2013 was their first year in business, with “Spring Breakers,” “The Bling Ring” and “The Spectacular Now” turning heads to the then-unknown company. Then, in 2014, they hit gold with the Oscar winning “Room.”

A GQ article from earlier this year compiles a bunch of the positive feedback stars like Patrick Stewart and directors like Sofia Coppola had to say about the company. Brie Larson (“Room,” “Spectacular Now”) remarks that “A24 has the unique ability to find and champion authentic narratives that cut to the core in a raw and honest way.”

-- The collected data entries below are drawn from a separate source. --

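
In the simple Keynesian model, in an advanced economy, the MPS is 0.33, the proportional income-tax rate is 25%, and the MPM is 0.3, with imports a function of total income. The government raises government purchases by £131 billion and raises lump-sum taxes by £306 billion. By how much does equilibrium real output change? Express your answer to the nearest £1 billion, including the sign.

−£93 billion

MPC = 1 − MPS = 1 − 0.33 = 0.67.
Expenditure multiplier = 1/(1 − c(1−t) + m) = 1/(1 − 0.67×0.75 + 0.3) = 1/0.7975 ≈ 1.254.
ΔG contributes k·ΔG = (+£131 billion) / 0.7975 ≈ +£164.3 billion.
ΔT of +£306 billion changes first-round spending by −c·ΔT = −£205.02 billion, contributing k·(−c·ΔT) = (−£205.02 billion) / 0.7975 ≈ −£257.1 billion.
Net ΔY = k(ΔG − c·ΔT) = (−£74.02 billion) / 0.7975 ≈ −£93 billion.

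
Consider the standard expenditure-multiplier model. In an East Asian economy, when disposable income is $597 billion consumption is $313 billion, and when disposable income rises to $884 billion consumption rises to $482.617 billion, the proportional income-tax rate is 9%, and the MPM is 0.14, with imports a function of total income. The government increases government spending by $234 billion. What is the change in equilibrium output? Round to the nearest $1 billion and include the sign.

MPC = ΔC/ΔYd = (482.617 − 313)/(884 − 597) = 169.617/287 = 0.591.
Spending multiplier = 1/(1 − c(1−t) + m) = 1/(1 − 0.591×0.91 + 0.14) = 1/0.60219 ≈ 1.661.
ΔY = k × ΔG = (+$234 billion) / 0.60219 ≈ +$389 billion.

+$389 billion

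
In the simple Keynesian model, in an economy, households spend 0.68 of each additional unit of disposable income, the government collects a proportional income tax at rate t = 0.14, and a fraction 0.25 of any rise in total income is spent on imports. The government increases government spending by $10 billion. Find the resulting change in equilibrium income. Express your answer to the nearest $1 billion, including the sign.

+$15 billion

Government-spending multiplier = 1/(1 − c(1−t) + m) = 1/(1 − 0.68×0.86 + 0.25) = 1/0.6652 ≈ 1.503.
ΔY = k × ΔG = (+$10 billion) / 0.6652 ≈ +$15 billion.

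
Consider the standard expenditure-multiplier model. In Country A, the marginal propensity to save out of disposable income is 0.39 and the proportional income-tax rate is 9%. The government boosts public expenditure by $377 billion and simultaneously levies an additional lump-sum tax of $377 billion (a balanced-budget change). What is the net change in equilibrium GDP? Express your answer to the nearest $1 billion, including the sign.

+$330 billion

MPC = 1 − MPS = 1 − 0.39 = 0.61.
Expenditure multiplier = 1/(1 − c(1−t)) = 1/(1 − 0.61×0.91) = 1/0.4449 ≈ 2.248.
ΔG contributes k·ΔG = (+$377 billion) / 0.4449 ≈ +$847.4 billion.
ΔT of +$377 billion changes first-round spending by −c·ΔT = −$229.97 billion, contributing k·(−c·ΔT) = (−$229.97 billion) / 0.4449 ≈ −$516.9 billion.
Net ΔY = k(ΔG − c·ΔT) = (+$147.03 billion) / 0.4449 ≈ +$330 billion.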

But what good is my praise, is Larson’s praise, without some firm proof? A24’s got a hefty catalog of movies to check out, but I’ve picked out a handful to get the uninitiated initiated, a list of their must-watch films to get a sense of how they’re helping the film industry during its drought of artful cinema. This isn’t even a quarter of A24’s list of films, rather only a fraction of some of their strongest ones that may not have the strongest reach, but deserve to.

Hall of Fame


“Spring Breakers”

“Spring Breaaaaak.” Harmony Korine’s streak of unorthodox filming practices (my favorite: Wanting to distribute “Trash Humpers” in random locations) and divisive arthouse films culminated in his most successful film ever, “Spring Breakers,” one of A24’s first distributions. It’s wacky, a bit pretentious, but I can assure you it’s not as dumb as you might be lead to believe. Plus, Gucci Mane’s in it. Not sure how many other movies have got Gucci in them.

“The Spectacular Now”

Ok so this one is a bit corny but it’s legitimately a good coming-of-age film and I cannot bag on it for little more than my own petty criticisms. It’s one of the more accessible films to a mainstream audience for sure, so it’s a good starting point for someone not hoping to watch some cuckoo arthouse horror movie or anything remotely challenging.

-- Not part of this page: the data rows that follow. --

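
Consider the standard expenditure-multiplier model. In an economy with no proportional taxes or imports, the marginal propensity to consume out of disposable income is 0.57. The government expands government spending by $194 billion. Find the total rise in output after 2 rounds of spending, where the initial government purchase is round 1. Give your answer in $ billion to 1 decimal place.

$304.6 billion

Round 1 adds ΔG = $194 billion; each later round is MPC = 0.57 times the previous.
After 2 rounds: 194 + 110.58 = ΔG·(1 − c^2)/(1 − c) = 194 × (1 − 0.3249)/0.43 ≈ $304.6 billion.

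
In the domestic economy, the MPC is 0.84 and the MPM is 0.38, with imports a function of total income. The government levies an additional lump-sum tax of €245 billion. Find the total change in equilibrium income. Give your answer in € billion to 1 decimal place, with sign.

−€381.1 billion

A lump-sum tax change of +€245 billion shifts disposable income by −€245 billion; first-round consumption changes by −c × ΔT = −0.84 × (+€245 billion) = −€205.8 billion.
Expenditure multiplier = 1/(1 − c + m) = 1/(1 − 0.84 + 0.38) = 1/0.54 ≈ 1.852.
The tax multiplier is −c × k ≈ −1.556, so ΔY = k × (−c·ΔT) = (−€205.8 billion) / 0.54 ≈ −€381.1 billion.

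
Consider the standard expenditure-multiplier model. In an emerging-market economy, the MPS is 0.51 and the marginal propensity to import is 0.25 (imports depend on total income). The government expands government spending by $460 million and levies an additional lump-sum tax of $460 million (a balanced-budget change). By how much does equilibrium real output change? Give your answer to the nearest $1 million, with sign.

MPC = 1 − MPS = 1 − 0.51 = 0.49.
Expenditure multiplier = 1/(1 − c + m) = 1/(1 − 0.49 + 0.25) = 1/0.76 ≈ 1.316.
ΔG contributes k·ΔG = (+$460 million) / 0.76 ≈ +$605.3 million.
ΔT of +$460 million changes first-round spending by −c·ΔT = −$225.4 million, contributing k·(−c·ΔT) = (−$225.4 million) / 0.76 ≈ −$296.6 million.
Net ΔY = k(ΔG − c·ΔT) = (+$234.6 million) / 0.76 ≈ +$309 million.

+$309 million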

Cuckoo arthouse horror movie that is really challenging. Still thinking about this movie to this day and quite frankly if it doesn’t convince you of Denis Villeneuve’s position as one of the greatest directors working right now, nothing will.

“Under the Skin”

Cuckoo arthouse horror movie that is really challenging. Haunting in every sense of the word and the perfect display of Scarlett Johansson’s abilities as an actor. Can’t speak highly enough about Mica Levi’s score.

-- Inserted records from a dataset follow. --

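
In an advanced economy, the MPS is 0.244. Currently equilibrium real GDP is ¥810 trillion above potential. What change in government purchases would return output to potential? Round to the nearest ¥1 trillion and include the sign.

MPC = 1 − MPS = 1 − 0.244 = 0.756.
Spending multiplier = 1/(1 − MPC) = 1/(1 − 0.756) = 1/0.244 ≈ 4.098.
Need ΔY = −¥810 trillion, so ΔG = ΔY/k = (−¥810 trillion) × 0.244 ≈ −¥198 trillion.
The government should cut government purchases by ¥198 trillion.

−¥198 trillion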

Tom Hardy. In a car. 85 minutes. Very intense.

“The Rover”

Imagine if someone stole your car. That would really suck! Only in “The Rover” it really, really sucks since it’s post the apocalypse and now you’re more hapless than when it was just the post-apocalypse. The silver lining: Robert Pattinson can lead you to your car and he’s also really dumb.

“Slow West”

Quite literally a slow western film. Even the shoot outs are relatively slow. But it’s the good kind of slow. Michael Fassbender and Kodi Smit-McPhee have a really interesting dynamic throughout the film that pays off excellently in the end and it’s easily one of the most memorable Westerns of the 2000’s.

“Ex Machina”

An entertaining sci-fi thriller that’s more cerebral than the average one in this category. Its jaw-dropping special effects, however, are the real star of the show (alongside Oscar Isaac’s dance moves).

“The Witch”

One of the most thoroughly unnerving horror films to be put out in recent memory. Gets under the skin like few others with its creepily advancing plot about a 17th century family being torn apart by the notion that a witch is tormenting them.

“Green Room”

A grueling white-knuckle thriller about a punk band squaring off with a bunch of Nazis armed with attack dogs, shotguns and machetes. Not for the faint of heart.

“The Lobster”

A lobster rises from the depths of the ocean to terrorize a coastal fishing village, avenging the deaths of its family. Just kidding, it’s about a weird dystopia where single people have to go to this estate and look for a mate within 30 days or else they get turned to an animal of their choice.

“Swiss Army Man”

Paul Dano is stranded on an island but Daniel Radcliffe’s corpse can fart so he rides him like a boat to try to make it back to civilization.

“A Ghost Story”

A man dies, becomes a sheet ghost and passes through time until like, 2078; Rooney Mara gets really sad and eats her first pie ever on-camera for, like, 9 minutes. It’s not very accessible to most folks but it’s a beautiful story for anyone willing to engage with its minimalist plot.